Что касается Европы, неутомимой мученицы в поисках правды, справедливости, красоты — мой друг, я знаю также другую Европу, «неутомимого» палача чужих рас, искоренившею цивилизацию Мексики и Перу, дважды уничтожавшего сокровища искусства Китая, торговца христианством и алкоголем, в одинаковой мере разбавленными, — готового продать с молотка весь мир… и я не восклицаю: «Да здравствует Европа!» Она старается утвердить свое существование, истребляя других. Я работаю не для нее, я работаю ради тех, кто является в Европе, как и всюду (но не более, чем всюду), носителем красоты и искателем правды, ради всего подлинно человеческого, будь то здесь или там. А от нынешней Азии я ожидаю очень многого для будущего»*.
Горький в своих письмах дружески возражал Роллану. И сколько бы ни были суровыми, во многом односторонними в тот период его суждения о русском народе (особенно крестьянстве), он попутно в своих ответах Роллану полемизировал и с буржуазными противниками советского строя (то есть вооружал и своего друга для такой полемики). В письме от 9 октября 1923 года он подчеркивал: что бы ни утверждали враги Советского правительства, власть все же находится в руках народа! Горький тут же признавал правоту Роллана, хотя бы частично: да, недостатки и достоинства у разных народов во многом одинаковы… И он с душевной скорбью сознавался, что Россия для него «неизлечимая болезнь», на ней сосредоточены все мысли.
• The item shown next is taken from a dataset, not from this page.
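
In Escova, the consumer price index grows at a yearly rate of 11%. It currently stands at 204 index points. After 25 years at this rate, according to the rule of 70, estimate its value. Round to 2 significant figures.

It doubles every 70/11 ≈ 6.36 years, so 25 years is 3.93 doublings.
2^3.93 ≈ 15.24; 204 × 15.24 ≈ 3100 index points.

3100 index points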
Ромен Роллан, со своей стороны, во многом не соглашаясь с Горьким и понимая, что тот «болен Россией» (то есть не вполне способен спокойно судить о ней), все же прислушивался к его суждениям, а главное, вчитывался в его книги: именно свидетельства Горького-художника были для Роллана наиболее авторитетны и интересны.
Он прочитал по-французски книгу рассказов Горького «О первой любви» — и проблемы русской жизни раскрылись перед ним с новой стороны: он написал об этом Горькому 30 октября 1924 года.
Характер каждого народа формируется историческими условиями. На Западе люди привыкли к прочным социальным связям, вынуждены подчиняться общественному мнению, жить по стандарту, как все. «У вас наоборот, — писал Роллан. — Слишком мало сдерживающих сил — социальных и нравственных — вокруг вас и внутри вас. — Ничто не связывает вас, а так как вы обладаете молодой, неистовой, бьющей через край силой, вы спотыкаетесь на каждом шагу.
Заключение: России нужна железная дисциплина, — Петр Великий или Ленин. Но для того, чтобы эта дисциплина вошла в привычку, в быт, требуется время и снова время…»*
Парадоксальный итог!
Ромен Роллан — давний противник диктатуры пролетариата и вообще всякой диктатуры — в результате диалога с Горьким пришел к неожиданному выводу, что России, вступившей на новый исторический путь, необходима твердая, сильная власть, ибо без «железной дисциплины» революционный народ не может преодолеть вековой отсталости…
Так ли это? Роллан продолжал размышлять над этим кругом проблем и в последующие годы. И вместе с тем продолжал возражать против горьковских — в известной мере идеализирующих — оценок Европы и европейской цивилизации.